When my mom got her first digital camera, I briefly inherited her basic black 35 mm. For some holiday or another I got my first digital camera. It was a perfect square, and had blue accents. The LCD was about 1”, and it could only hold about 50 pictures. Then my grandpa got his second digital camera, and I inherited his first.
Finally, some time in high school, I had proved that my interest in photography was here to stay, and I was allowed to pick out a camera for myself. After serious research in quality, zooming capabilities, movie recording, and generally fun features, I settled on what I called my Ashton camera (if you don’t remember why that might be). I spent far too many hours in class using the attached stylus to draw on my photos. When it finally died my freshman year of college, I posted a eulogy to it on Facebook. It was a good and loyal camera.
(shoutout to Mr. B, the chillest Bio teacher ever)
Still not totally over my loss, I wanted to move on to a “tough” camera in an attempt to prevent future heartbreak. Plus I wanted to take cool underwater pictures. I settled on an Olympus Tough. In red, obviously, because of my love for bright colors.
It’s a great little camera for many reasons, but possibly my favorite is because I can just walk into bodies of water with it and freak people out. But I wasn’t done. I knew it was time for a real camera. One with removable lenses. I did a lot of research, and took what I still consider to be a bit of a risk, and invested in a Canon EOS-M. Mirrorless. For those who aren’t familiar for how mirrorless cameras work, or aren’t even really sure how cameras WITH mirror’s work, here’s a diagram.
Basically, with a DSLR (those big bulky cameras everyone's been investing in lately, with the removable lenses), the image goes through the lens and bounces around a bit to get to your eye. With a mirrorless, the image goes straight from the lens to the display screen, which is basically your eye. No mirrors means same image quality, smaller camera. This, I love. While it’s not quite pocket sized, it’s a lot easier to carry around in my purse, and also people tend to feel less intimidated by it.
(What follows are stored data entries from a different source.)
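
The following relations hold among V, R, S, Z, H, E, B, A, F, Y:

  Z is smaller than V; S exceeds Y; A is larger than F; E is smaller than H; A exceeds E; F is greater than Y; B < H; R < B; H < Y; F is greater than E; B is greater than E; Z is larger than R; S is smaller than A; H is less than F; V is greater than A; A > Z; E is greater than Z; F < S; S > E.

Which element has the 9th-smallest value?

A

Chaining the given pairs: R < Z < E < B < H < Y < F < S < A < V.
The 9th smallest is A.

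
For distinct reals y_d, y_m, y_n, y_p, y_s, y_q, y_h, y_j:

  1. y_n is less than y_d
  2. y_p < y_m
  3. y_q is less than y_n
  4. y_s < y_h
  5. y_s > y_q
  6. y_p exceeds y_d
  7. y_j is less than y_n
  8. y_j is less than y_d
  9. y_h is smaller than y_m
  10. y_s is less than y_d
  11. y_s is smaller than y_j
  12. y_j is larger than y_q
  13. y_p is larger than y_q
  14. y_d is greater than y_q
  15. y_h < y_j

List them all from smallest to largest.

y_q < y_s < y_h < y_j < y_n < y_d < y_p < y_m

Nothing is placed below y_q, so it is least; from there y_q < y_s; y_s < y_h; y_h < y_j; y_j < y_n; y_n < y_d; y_d < y_p; y_p < y_m, each given directly.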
When you’re on a shoot, or even just out with friends and you whip out a huge DSLR, some people tend to freeze up. They get camera shy. Not so much when the camera isn’t the size of your face. My mirrorless has treated me so well. It’s hearty (knock on wood), it’s got a fun touch screen focus, and it’s amazing in low light. I don't have all the lenses to do everything I want to, because lenses are expensive, but I'm coped.
So that’s a (not so) brief history of my cameras! Needless to say, I love them. It wasn’t really a surprise to anyone that I wanted to work with them for the rest of my life.